I mean, who else comes close? Maybe a local favorite. And, okay, fair. That’s great! But if they were out, Ben and Jerry’s would be a fine compromise, right? And there it is. At stores. In suburbs and cities. In 24 hour stores and gas stations.
Wherever, whenever, it’s there. It’s the most innocuous perk of capitalism.
But that’s local, yo: that’s an international freezer-store brand facing off against all-natural homespun favorites and doing so well. But as far as the freezer isle goes?
It’s a fucking massacre.
Haagen Daz tries too hard- see the name- and does too little. It’s okay, it’s alright, and it has to hope idiots don’t see through the gimmicky name because that’s all they have.
And they’re the lucky ones.
Who else can compete? Edy’s? Nah. Breyers? Fuck their french-vanilla. French Vanilla is for well-meaning hippies who don’t love happiness. Ben and Jerry’s is for people who love ice cream.

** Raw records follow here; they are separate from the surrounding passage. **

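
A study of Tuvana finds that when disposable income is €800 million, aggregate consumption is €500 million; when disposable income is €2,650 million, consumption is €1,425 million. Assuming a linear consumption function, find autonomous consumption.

a = 100

MPC = ΔC/ΔY = (1425 − 500)/(2650 − 800) = 925/1850 = 0.5
a = C − MPC·Y = 500 − 0.5(800) = 500 − 400 = 100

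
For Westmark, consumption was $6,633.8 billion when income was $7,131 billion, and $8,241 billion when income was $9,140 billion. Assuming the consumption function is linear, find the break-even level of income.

Y = 4645

MPC = (8241 − 6633.8)/(9140 − 7131) = 1607.2/2009 = 0.8
a = 6633.8 − 0.8(7131) = 6633.8 − 5704.8 = 929
Break-even: Y = a/(1−MPC) = 929/0.2 = 4645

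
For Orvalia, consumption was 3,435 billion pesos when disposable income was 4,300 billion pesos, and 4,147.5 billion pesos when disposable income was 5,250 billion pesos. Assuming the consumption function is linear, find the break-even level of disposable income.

MPC = (4147.5 − 3435)/(5250 − 4300) = 712.5/950 = 0.75
a = 3435 − 0.75(4300) = 3435 − 3225 = 210
Break-even: Y = a/(1−MPC) = 210/0.25 = 840

Y = 840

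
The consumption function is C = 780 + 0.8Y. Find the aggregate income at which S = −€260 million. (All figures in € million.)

S = Y − C = -780 + 0.2Y
-780 + 0.2Y = -260, so 0.2Y = 520 and Y = 2600

Y = 2600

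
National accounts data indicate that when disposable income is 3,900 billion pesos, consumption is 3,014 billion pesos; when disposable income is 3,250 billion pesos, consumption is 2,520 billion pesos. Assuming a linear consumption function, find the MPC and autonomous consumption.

MPC = 0.76; a = 50

MPC = ΔC/ΔY = (3014 − 2520)/(3900 − 3250) = 494/650 = 0.76
a = C − MPC·Y = 2520 − 0.76(3250) = 2520 − 2470 = 50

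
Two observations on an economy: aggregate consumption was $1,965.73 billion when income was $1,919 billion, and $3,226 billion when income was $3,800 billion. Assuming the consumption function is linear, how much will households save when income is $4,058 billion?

MPC = (3226 − 1965.73)/(3800 − 1919) = 1260.27/1881 = 0.67
a = 1965.73 − 0.67(1919) = 1965.73 − 1285.73 = 680
C = 680 + 0.67(4058) = 3398.86
S = 4058 − 3398.86 = 659.14

S = 659.14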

And Hood? Hood? With those weak, papery chocolate and vanilla cups with the wooden spoon? Those were nostalgic, right? But nostalgia isn’t the first adjective you should have for ice cream. You probably remembered the taste of the wood-spoon more favorably than the
Fuck your pride and childhood: tell me what pint of ice-cream you’d give a time-traveller you wanted to impress?
I thought so.
This summer, take a pint, a cone, a frozen bar and toast the excellence that is Ben and Jerry’s. Let it inspire you. Fill your life with metaphorical simple perfection- sunshine and Ben and Jerry’s- and relish in the easy, natural and good.